When it comes to the environment, the senator is predictably in favor of the direction that regulations have headed under Trump. He pointed to his frustrations in dealing with particulate regulations in Arizona. Getting the US Environmental Protection Agency to recognize that “dust storms happen naturally in that area was just incredibly difficult,” he said. He also was frustrated by regulations that were “one size fits all, treating us like Portland, Oregon.”
Flake echoes managers in the chemical industry in his yearning for predictability in environmental as well as labor laws, something he found lacking under the previous administration. “The Trump administration has been better on those kinds of things,” he said.
Yet the president made a big mistake at a higher level on the environment, Flake reckons. “I was chagrined when the president pulled out of the Paris climate agreement,” he said. “We had so much going for us in terms of a cleaner economy, in terms of renewables, battery storage, cheaper natural gas instead of coal. With all those advantages, we could have afforded to stay in Paris and have met the goals and objectives anyway. And to have kept our allies as our allies.”
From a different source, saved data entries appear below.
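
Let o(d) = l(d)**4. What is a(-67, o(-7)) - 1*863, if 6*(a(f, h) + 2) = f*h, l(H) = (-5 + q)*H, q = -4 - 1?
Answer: -804337595/3 ≈ -2.6811e+8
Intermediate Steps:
q = -5
l(H) = -10*H (l(H) = (-5 - 5)*H = -10*H)
o(d) = 10000*d**4 (o(d) = (-10*d)**4 = 10000*d**4)
a(f, h) = -2 + f*h/6 (a(f, h) = -2 + (f*h)/6 = -2 + f*h/6)
a(-67, o(-7)) - 1*863 = (-2 + (1/6)*(-67)*(10000*(-7)**4)) - 1*863 = (-2 + (1/6)*(-67)*(10000*2401)) - 863 = (-2 + (1/6)*(-67)*24010000) - 863 = (-2 - 804335000/3) - 863 = -804335006/3 - 863 = -804337595/3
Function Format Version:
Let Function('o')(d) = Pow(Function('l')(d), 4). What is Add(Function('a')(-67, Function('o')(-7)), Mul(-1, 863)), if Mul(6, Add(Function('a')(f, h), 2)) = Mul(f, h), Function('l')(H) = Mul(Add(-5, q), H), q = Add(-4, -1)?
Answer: Rational(-804337595, 3) ≈ -2.6811e+8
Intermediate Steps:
q = -5
Function('l')(H) = Mul(-10, H) (Function('l')(H) = Mul(Add(-5, -5), H) = Mul(-10, H))
Function('o')(d) = Mul(10000, Pow(d, 4)) (Function('o')(d) = Pow(Mul(-10, d), 4) = Mul(10000, Pow(d, 4)))
Function('a')(f, h) = Add(-2, Mul(Rational(1, 6), f, h)) (Function('a')(f, h) = Add(-2, Mul(Rational(1, 6), Mul(f, h))) = Add(-2, Mul(Rational(1, 6), f, h)))
Add(Function('a')(-67, Function('o')(-7)), Mul(-1, 863)) = Add(Add(-2, Mul(Rational(1, 6), -67, Mul(10000, Pow(-7, 4)))), Mul(-1, 863)) = Add(Add(-2, Mul(Rational(1, 6), -67, Mul(10000, 2401))), -863) = Add(Add(-2, Mul(Rational(1, 6), -67, 24010000)), -863) = Add(Add(-2, Rational(-804335000, 3)), -863) = Add(Rational(-804335006, 3), -863) = Rational(-804337595, 3)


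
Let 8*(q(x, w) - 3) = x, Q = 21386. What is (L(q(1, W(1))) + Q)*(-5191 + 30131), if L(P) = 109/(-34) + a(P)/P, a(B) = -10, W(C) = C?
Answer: 9064520314/17 ≈ 5.3321e+8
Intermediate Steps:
q(x, w) = 3 + x/8
L(P) = -109/34 - 10/P (L(P) = 109/(-34) - 10/P = 109*(-1/34) - 10/P = -109/34 - 10/P)
(L(q(1, W(1))) + Q)*(-5191 + 30131) = ((-109/34 - 10/(3 + (⅛)*1)) + 21386)*(-5191 + 30131) = ((-109/34 - 10/(3 + ⅛)) + 21386)*24940 = ((-109/34 - 10/25/8) + 21386)*24940 = ((-109/34 - 10*8/25) + 21386)*24940 = ((-109/34 - 16/5) + 21386)*24940 = (-1089/170 + 21386)*24940 = (3634531/170)*24940 = 9064520314/17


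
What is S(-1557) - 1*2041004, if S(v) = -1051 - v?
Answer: -2040498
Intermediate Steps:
S(-1557) - 1*2041004 = (-1051 - 1*(-1557)) - 1*2041004 = (-1051 + 1557) - 2041004 = 506 - 2041004 = -2040498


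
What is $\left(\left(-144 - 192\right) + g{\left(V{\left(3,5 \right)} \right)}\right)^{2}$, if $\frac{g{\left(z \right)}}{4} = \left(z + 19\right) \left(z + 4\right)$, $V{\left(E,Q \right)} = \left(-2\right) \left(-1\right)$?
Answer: $28224$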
Republicans who support Trump’s withdrawal are playing the short game politically, in Flake’s estimate. “Millennials are going the other way,” he said. “They don’t want to be associated with the party that doesn’t recognize that climate change is real.”
And Flake is dissatisfied with the administration’s approach to trade, especially regarding China. Predictability is not a prominent feature in the president’s current reliance on tariffs, he noted. “If we don’t get some kind of deal, then I would say that investments that have been made in China are at risk,” Flake said of firms at CPhI that have manufacturing operations in China. “It’s a dicey landscape anyway with China, and it’s only dicier now because of what can only be called a trade war.”
Flake speaks of his commitment to fighting for basic conservative principles. And fight he did over 18 years in the divided Congress. “I thought I’d put the gang life behind me when I left the mean streets of Snowflake,” he quipped to the CPhI audience. As for future battles? Flake deflected a photographer’s suggestion during the C&EN interview that he run for president. With his ready smile, Flake pointed to his wife, Cheryl. “If you can clear it with her, it would be farther than I’ve gotten before.”
On future battles, then, color Jeff Flake currently noncommittal.